Hay Shortages Leave Cattlemen Selling Herds
Friday, November 2nd 2007, 7:10 am
By: News On 6
ST. LOUIS (AP) _ On his southern Illinois spread, where some 450 cows look to him for food, the only thing that seems to be growing these days are Dale Moreland's headaches over hay.
The 55-year-old cattleman, like others in the Midwest and beyond, has been hurt by a one-two punch of a spring freeze and months of drought. They have savaged hay crops and kept pastures from greening, forcing producers to tap hay stockpiles months earlier than usual.
The scenario has left beef producers with few options other than selling off parts of their herds for fear there will not be anything to feed them through winter, or jockeying to buy increasingly scarce hay elsewhere at higher prices.
``I can name several guys down here with 50 to 100 cows who normally buy all their hay, and there's just none to buy,'' Moreland said Wednesday.
He expected to be selling off all but about 25 of his 275 calves in the next month or so ``to get down to the bare minimum for winter.''
Such tales of woe are not unusual across U.S. regions scorched by drought, cutting hay production by as much as 80 percent in Tennessee to 50 percent or more in Kentucky. Much of Virginia, which usually produces three cuttings, got only one this year.
``We don't have anywhere in the United States where we have a large excess supply of hay stocks,'' said Kendal Frazier, spokesman for the National Cattlemen's Beef Association.
The tight supplies have sent hay prices higher. On average across the country, Frazier figures, alfalfa hay _ popular because of its high quality _ fetches about $25 a ton more than last year. Getting a cow through winter may require as many as two tons of hay, Frazier says.
``Say you have 300 cows _ that's $15,000'' in higher costs just for hay, Frazier said. ``That's why they're selling the cows.''
On his farm near Anna, Moreland does not see any other choice.
Most years, he says, he has enough hay to carry his herd through winter, with the first cutting yielding three to four bales per acre and the second crop half that. This year's cutting? Just two bales per acre the first time through ``and essentially none the second,'' Moreland said.
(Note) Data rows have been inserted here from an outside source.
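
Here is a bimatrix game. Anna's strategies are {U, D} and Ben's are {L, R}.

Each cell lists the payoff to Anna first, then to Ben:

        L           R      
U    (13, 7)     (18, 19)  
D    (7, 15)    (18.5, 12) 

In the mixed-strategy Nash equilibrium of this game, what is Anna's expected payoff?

First find q, the probability Ben plays L, from Anna's indifference between U and D: 13q + 18(1−q) = 7q + 18.5(1−q), giving q = 1/13.
Since Anna is indifferent in equilibrium, Anna's expected payoff equals the payoff from either row against (1/13, 12/13). Using U: 13(1/13) + 18(12/13) = 229/13.

229/13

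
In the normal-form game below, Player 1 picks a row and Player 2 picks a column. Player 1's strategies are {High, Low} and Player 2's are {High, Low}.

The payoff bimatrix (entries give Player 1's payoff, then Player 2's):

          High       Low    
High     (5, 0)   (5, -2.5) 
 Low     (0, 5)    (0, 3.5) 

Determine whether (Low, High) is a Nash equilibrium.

At (Low, High), Player 1 earns 0; switching to High would give 5, so Player 1 would deviate.
Player 2 earns 5; switching to Low would give 3.5, so Player 2 has no profitable deviation.
Since at least one player can profitably deviate, this is not a Nash equilibrium.

No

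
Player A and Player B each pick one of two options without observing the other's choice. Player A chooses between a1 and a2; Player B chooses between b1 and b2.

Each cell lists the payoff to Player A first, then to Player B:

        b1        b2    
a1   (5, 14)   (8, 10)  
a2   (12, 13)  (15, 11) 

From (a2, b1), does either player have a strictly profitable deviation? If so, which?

Neither

Player A at (a2, b1) earns 12; deviating to a1 yields 5 — not better.
Player B earns 13; deviating to b2 yields 11 — not better.
Neither player can strictly improve; the profile is a Nash equilibrium.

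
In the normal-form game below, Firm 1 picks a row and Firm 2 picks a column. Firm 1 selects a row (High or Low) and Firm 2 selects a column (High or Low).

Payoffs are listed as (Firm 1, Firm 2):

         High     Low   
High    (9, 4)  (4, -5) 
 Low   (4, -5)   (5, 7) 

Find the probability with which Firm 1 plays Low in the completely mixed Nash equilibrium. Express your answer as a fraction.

Let p be the probability that Firm 1 plays High. In a completely mixed equilibrium, Firm 2 must be indifferent between High and Low.
Firm 2's expected payoff from High is 4p − 5(1−p); from Low it is −5p + 7(1−p).
Setting these equal: 9p − 5 = −12p + 7, so p = 4/7.
Therefore Firm 1 plays Low with probability 1 − 4/7 = 3/7.

3/7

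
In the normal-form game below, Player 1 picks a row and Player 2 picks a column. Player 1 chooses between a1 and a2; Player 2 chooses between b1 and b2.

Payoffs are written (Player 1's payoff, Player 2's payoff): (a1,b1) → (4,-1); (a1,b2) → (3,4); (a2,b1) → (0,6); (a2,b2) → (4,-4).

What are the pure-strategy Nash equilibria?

(a1, b1): Player 2 prefers b2 (4 > -1) — not an equilibrium.
(a1, b2): Player 1 prefers a2 (4 > 3) — not an equilibrium.
(a2, b1): Player 1 prefers a1 (4 > 0) — not an equilibrium.
(a2, b2): Player 2 prefers b1 (6 > -4) — not an equilibrium.

none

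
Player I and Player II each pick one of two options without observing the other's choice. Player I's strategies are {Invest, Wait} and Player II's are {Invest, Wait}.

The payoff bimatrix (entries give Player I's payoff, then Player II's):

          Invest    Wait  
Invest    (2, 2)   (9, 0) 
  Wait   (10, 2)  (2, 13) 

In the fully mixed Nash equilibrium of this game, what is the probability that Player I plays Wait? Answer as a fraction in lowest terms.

2/13

Let p be the probability that Player I plays Invest. In a completely mixed equilibrium, Player II must be indifferent between Invest and Wait.
Player II's expected payoff from Invest is 2p + 2(1−p); from Wait it is 13(1−p).
Setting these equal: 2 = −13p + 13, so p = 11/13.
Therefore Player I plays Wait with probability 1 − 11/13 = 2/13.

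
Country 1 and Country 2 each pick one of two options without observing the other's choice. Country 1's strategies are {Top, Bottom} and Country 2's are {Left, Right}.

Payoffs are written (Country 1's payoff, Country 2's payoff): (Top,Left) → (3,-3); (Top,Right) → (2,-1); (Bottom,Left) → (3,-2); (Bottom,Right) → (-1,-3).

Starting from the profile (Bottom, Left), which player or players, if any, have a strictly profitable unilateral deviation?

Neither

Country 1 at (Bottom, Left) earns 3; deviating to Top yields 3 — not better.
Country 2 earns -2; deviating to Right yields -3 — not better.
Neither player can strictly improve; the profile is a Nash equilibrium.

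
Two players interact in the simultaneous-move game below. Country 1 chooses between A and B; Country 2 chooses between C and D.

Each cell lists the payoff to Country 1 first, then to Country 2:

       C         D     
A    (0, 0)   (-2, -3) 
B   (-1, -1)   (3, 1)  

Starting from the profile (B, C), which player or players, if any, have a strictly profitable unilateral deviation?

Both

Country 1 at (B, C) earns -1; deviating to A yields 0 — a strict improvement.
Country 2 earns -1; deviating to D yields 1 — a strict improvement.
Both Country 1 and Country 2 have strictly profitable deviations.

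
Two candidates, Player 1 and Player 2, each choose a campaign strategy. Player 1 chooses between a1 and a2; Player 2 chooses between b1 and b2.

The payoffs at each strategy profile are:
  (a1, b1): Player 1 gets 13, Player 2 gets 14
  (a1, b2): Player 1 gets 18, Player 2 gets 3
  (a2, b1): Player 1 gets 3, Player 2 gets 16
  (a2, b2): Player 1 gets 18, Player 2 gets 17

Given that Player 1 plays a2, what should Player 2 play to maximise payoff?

b2

Against a2, Player 2 earns 16 from b1 and 17 from b2.
So b2 is the best response.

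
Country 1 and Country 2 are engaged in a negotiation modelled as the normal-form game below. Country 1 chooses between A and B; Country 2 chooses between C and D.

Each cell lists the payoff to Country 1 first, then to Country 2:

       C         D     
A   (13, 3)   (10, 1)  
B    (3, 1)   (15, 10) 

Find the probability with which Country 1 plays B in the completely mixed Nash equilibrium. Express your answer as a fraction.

Let x be the probability that Country 1 plays A. In a completely mixed equilibrium, Country 2 must be indifferent between C and D.
Country 2's expected payoff from C is 3x + (1−x); from D it is x + 10(1−x).
Setting these equal: 2x + 1 = −9x + 10, so x = 9/11.
Therefore Country 1 plays B with probability 1 − 9/11 = 2/11.

2/11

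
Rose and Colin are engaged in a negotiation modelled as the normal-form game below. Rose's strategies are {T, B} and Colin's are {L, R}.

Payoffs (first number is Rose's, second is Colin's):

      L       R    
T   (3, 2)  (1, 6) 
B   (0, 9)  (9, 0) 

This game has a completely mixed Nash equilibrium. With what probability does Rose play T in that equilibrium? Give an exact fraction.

9/13

Let r be the probability that Rose plays T. In a completely mixed equilibrium, Colin must be indifferent between L and R.
Colin's expected payoff from L is 2r + 9(1−r); from R it is 6r.
Setting these equal: −7r + 9 = 6r, so r = 9/13.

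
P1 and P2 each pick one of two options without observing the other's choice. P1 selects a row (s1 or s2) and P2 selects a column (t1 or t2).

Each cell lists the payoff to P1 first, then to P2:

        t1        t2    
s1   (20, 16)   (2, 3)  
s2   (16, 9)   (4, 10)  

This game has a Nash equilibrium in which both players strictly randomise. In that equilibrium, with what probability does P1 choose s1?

1/14

Let x be the probability that P1 plays s1. In a completely mixed equilibrium, P2 must be indifferent between t1 and t2.
P2's expected payoff from t1 is 16x + 9(1−x); from t2 it is 3x + 10(1−x).
Setting these equal: 7x + 9 = −7x + 10, so x = 1/14.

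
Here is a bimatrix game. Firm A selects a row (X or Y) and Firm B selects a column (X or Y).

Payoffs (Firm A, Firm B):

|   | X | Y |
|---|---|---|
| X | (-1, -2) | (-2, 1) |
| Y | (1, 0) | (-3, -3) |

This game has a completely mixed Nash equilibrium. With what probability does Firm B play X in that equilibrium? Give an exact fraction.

Let y be the probability that Firm B plays X. In a completely mixed equilibrium, Firm A must be indifferent between X and Y.
Firm A's expected payoff from X is −y − 2(1−y); from Y it is y − 3(1−y).
Setting these equal: y − 2 = 4y − 3, so y = 1/3.

1/3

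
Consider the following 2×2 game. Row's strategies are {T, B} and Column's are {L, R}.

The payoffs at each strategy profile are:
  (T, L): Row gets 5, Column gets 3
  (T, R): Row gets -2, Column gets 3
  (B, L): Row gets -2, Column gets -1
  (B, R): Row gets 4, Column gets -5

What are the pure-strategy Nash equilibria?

(T, L): Row gets 5 ≥ -2 from B, and Column gets 3 ≥ 3 from R — Nash equilibrium.
(T, R): Row prefers B (4 > -2) — not an equilibrium.
(B, L): Row prefers T (5 > -2) — not an equilibrium.
(B, R): Column prefers L (-1 > -5) — not an equilibrium.

(T, L)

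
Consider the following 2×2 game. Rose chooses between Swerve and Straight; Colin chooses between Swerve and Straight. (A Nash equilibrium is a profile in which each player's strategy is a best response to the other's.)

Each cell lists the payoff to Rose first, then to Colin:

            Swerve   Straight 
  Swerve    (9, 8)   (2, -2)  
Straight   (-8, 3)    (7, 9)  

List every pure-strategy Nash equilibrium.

(Swerve, Swerve) and (Straight, Straight)

(Swerve, Swerve): Rose gets 9 ≥ -8 from Straight, and Colin gets 8 ≥ -2 from Straight — Nash equilibrium.
(Swerve, Straight): Rose prefers Straight (7 > 2); Colin prefers Swerve (8 > -2) — not an equilibrium.
(Straight, Swerve): Rose prefers Swerve (9 > -8); Colin prefers Straight (9 > 3) — not an equilibrium.
(Straight, Straight): Rose gets 7 ≥ 2 from Swerve, and Colin gets 9 ≥ 3 from Swerve — Nash equilibrium.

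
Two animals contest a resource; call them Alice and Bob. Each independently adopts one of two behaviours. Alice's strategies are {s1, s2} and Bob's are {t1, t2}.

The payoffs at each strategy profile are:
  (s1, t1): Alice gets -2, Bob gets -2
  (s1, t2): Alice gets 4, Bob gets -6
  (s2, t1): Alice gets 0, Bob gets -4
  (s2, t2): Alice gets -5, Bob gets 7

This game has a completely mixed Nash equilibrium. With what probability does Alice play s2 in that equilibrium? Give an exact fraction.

Let r be the probability that Alice plays s1. In a completely mixed equilibrium, Bob must be indifferent between t1 and t2.
Bob's expected payoff from t1 is −2r − 4(1−r); from t2 it is −6r + 7(1−r).
Setting these equal: 2r − 4 = −13r + 7, so r = 11/15.
Therefore Alice plays s2 with probability 1 − 11/15 = 4/15.

4/15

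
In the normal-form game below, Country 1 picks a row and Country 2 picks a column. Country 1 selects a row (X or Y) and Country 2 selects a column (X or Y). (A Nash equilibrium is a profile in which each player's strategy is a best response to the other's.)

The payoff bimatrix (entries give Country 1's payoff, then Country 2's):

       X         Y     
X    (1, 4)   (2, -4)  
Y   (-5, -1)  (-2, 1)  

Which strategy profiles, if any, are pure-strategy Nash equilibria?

(X, X)

(X, X): Country 1 gets 1 ≥ -5 from Y, and Country 2 gets 4 ≥ -4 from Y — Nash equilibrium.
(X, Y): Country 2 prefers X (4 > -4) — not an equilibrium.
(Y, X): Country 1 prefers X (1 > -5); Country 2 prefers Y (1 > -1) — not an equilibrium.
(Y, Y): Country 1 prefers X (2 > -2) — not an equilibrium.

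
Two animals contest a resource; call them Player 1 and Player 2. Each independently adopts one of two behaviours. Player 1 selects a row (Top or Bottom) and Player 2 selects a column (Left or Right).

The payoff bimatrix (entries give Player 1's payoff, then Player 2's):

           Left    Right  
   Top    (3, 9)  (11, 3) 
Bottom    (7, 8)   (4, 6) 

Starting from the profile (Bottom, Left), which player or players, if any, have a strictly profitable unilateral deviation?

Player 1 at (Bottom, Left) earns 7; deviating to Top yields 3 — not better.
Player 2 earns 8; deviating to Right yields 6 — not better.
Neither player can strictly improve; the profile is a Nash equilibrium.

Neither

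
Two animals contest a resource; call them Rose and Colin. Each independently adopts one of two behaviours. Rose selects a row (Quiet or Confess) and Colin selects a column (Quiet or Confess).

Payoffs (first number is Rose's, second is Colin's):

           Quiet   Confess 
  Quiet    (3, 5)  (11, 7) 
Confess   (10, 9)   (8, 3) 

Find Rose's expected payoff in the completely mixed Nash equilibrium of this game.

First find q, the probability Colin plays Quiet, from Rose's indifference between Quiet and Confess: 3q + 11(1−q) = 10q + 8(1−q), giving q = 3/10.
Since Rose is indifferent in equilibrium, Rose's expected payoff equals the payoff from either row against (3/10, 7/10). Using Quiet: 3(3/10) + 11(7/10) = 43/5.

43/5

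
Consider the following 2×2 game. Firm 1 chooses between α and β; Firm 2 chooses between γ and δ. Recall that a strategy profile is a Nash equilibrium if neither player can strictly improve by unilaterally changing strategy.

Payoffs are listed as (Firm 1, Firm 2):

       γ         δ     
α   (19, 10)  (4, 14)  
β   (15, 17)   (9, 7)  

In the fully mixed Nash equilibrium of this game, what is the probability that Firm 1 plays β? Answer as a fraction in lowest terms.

2/7

Let x be the probability that Firm 1 plays α. In a completely mixed equilibrium, Firm 2 must be indifferent between γ and δ.
Firm 2's expected payoff from γ is 10x + 17(1−x); from δ it is 14x + 7(1−x).
Setting these equal: −7x + 17 = 7x + 7, so x = 5/7.
Therefore Firm 1 plays β with probability 1 − 5/7 = 2/7.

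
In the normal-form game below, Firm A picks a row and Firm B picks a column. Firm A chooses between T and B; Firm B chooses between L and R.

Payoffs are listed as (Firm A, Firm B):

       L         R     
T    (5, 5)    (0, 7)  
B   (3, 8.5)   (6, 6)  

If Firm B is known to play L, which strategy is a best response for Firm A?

Against L, Firm A earns 5 from T and 3 from B.
So T is the best response.

T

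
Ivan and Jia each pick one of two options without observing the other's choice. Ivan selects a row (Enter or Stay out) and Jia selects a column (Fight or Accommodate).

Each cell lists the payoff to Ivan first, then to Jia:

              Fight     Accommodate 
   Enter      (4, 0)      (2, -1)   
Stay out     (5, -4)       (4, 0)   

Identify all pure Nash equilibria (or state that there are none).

(Stay out, Accommodate)

(Enter, Fight): Ivan prefers Stay out (5 > 4) — not an equilibrium.
(Enter, Accommodate): Ivan prefers Stay out (4 > 2); Jia prefers Fight (0 > -1) — not an equilibrium.
(Stay out, Fight): Jia prefers Accommodate (0 > -4) — not an equilibrium.
(Stay out, Accommodate): Ivan gets 4 ≥ 2 from Enter, and Jia gets 0 ≥ -4 from Fight — Nash equilibrium.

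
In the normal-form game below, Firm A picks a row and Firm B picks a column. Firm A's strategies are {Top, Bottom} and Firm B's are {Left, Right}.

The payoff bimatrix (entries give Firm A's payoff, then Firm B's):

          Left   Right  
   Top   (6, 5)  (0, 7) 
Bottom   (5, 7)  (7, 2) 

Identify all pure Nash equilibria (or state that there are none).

none

(Top, Left): Firm B prefers Right (7 > 5) — not an equilibrium.
(Top, Right): Firm A prefers Bottom (7 > 0) — not an equilibrium.
(Bottom, Left): Firm A prefers Top (6 > 5) — not an equilibrium.
(Bottom, Right): Firm B prefers Left (7 > 2) — not an equilibrium.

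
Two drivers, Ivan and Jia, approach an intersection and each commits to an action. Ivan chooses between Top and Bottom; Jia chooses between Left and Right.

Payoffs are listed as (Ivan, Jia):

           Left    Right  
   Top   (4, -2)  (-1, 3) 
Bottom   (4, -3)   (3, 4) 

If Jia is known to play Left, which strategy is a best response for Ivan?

either — both Top and Bottom are best responses

Against Left, Ivan earns 4 from Top and 4 from Bottom.
So either strategy is a best response.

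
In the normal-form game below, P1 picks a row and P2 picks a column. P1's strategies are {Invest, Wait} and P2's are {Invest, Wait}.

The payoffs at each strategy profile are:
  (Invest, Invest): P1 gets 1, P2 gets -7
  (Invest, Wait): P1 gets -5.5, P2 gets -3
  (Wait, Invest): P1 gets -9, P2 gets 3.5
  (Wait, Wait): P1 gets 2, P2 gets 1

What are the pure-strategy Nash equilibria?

(Invest, Invest): P2 prefers Wait (-3 > -7) — not an equilibrium.
(Invest, Wait): P1 prefers Wait (2 > -5.5) — not an equilibrium.
(Wait, Invest): P1 prefers Invest (1 > -9) — not an equilibrium.
(Wait, Wait): P2 prefers Invest (3.5 > 1) — not an equilibrium.

none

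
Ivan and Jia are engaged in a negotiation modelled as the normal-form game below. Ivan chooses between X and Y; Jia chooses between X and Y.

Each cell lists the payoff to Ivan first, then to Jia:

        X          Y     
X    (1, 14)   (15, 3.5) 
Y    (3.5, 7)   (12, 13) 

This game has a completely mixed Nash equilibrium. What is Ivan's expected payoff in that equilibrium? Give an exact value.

First find q, the probability Jia plays X, from Ivan's indifference between X and Y: q + 15(1−q) = 3.5q + 12(1−q), giving q = 6/11.
Since Ivan is indifferent in equilibrium, Ivan's expected payoff equals the payoff from either row against (6/11, 5/11). Using X: (6/11) + 15(5/11) = 81/11.

81/11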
Mike Netemeyer can relate.
The dairyman with about 300 cows about 11 miles south of Greenville typically grows 80 acres of alfalfa, or three to four trailer loads of hay, each about 22 to 24 tons. But frost months ago ``pretty much killed it all.''
``So we've done everything we could to make up the difference,'' including buying more hay from the Kansas supplier he's used for years, he said.
Netemeyer has tried to stretch things into feed, harvesting and chopping milo stalks and corn that has resprouted since recent rains.
About 250 miles to the north, Vern Shiller is proof of just how fickle nature can be.
The 70-year-old retiree in McHenry County, which hugs the Wisconsin state line and did not lack rainfall this season, is swimming in hay. With four cuttings under his belt this year, he sold four semi loads to producers in Tennessee one day this week, and he's got at least another trailer load bound for Missouri.
``I've got probably three more semi loads I can sell,'' Shiller said. ``It doesn't do me any good in inventory. If someone else needs hay, by God, we've got it. We got it priced reasonable,'' about $90 a ton for decent quality alfalfa.